In other words, they agreed on much, but disagreed about the role of institutions, such as the Monarchy: Neil was inclined to attack them, Moore to defend them. Neil re-invented himself as a TV presenter long ago, but the clip below from This Week, put up by James Forsyth on Coffee House, demonstrates how brilliantly and brutally he does penetrating interviews.
His subject is Diane Abbott. Abbott has had masses of TV experience - much of it acquired on This Week - and, partly because of it, has fought an punchy Labour leadership campaign to date. But she's no answer to a simple question from Neil: does she believe that West Indian mothers are better mothers than other mothers? During the contest, Abbott's often been seen as a fizzy challenger. Neil made her look like a flighty lightweight.

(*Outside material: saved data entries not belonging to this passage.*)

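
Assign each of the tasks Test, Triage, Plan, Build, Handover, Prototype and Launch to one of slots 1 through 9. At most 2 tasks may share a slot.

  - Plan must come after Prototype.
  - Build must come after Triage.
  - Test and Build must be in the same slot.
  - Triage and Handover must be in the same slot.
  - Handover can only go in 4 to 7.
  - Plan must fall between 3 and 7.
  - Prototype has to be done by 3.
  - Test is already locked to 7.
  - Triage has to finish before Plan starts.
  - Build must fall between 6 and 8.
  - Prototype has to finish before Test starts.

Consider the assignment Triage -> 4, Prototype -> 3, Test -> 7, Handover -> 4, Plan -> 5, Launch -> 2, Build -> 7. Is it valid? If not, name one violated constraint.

At most 2 tasks may share a slot — holds.
Prototype has to be done by 3 — holds.
Build must fall between 6 and 8 — holds.
Test and Build must be in the same slot — holds.
Triage and Handover must be in the same slot — holds.
Build must come after Triage — holds.
Handover can only go in 4 to 7 — holds.
Plan must fall between 3 and 7 — holds.
Plan must come after Prototype — holds.
Triage has to finish before Plan starts — holds.
Test is already locked to 7 — holds.
Prototype has to finish before Test starts — holds.

Valid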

He retains the pugnacity, the restlessness, the sense of being an outsider that I remember from the 1990s. His right-of-centre flavour is refreshing and unexpected in its BBC context. He must have a mean streak: it takes a certain remorselessness of soul to beat up, as he did, someone who's a partner on his programme. Or perhaps he was just being professional. Either way, he's the BBC's best political interviewer.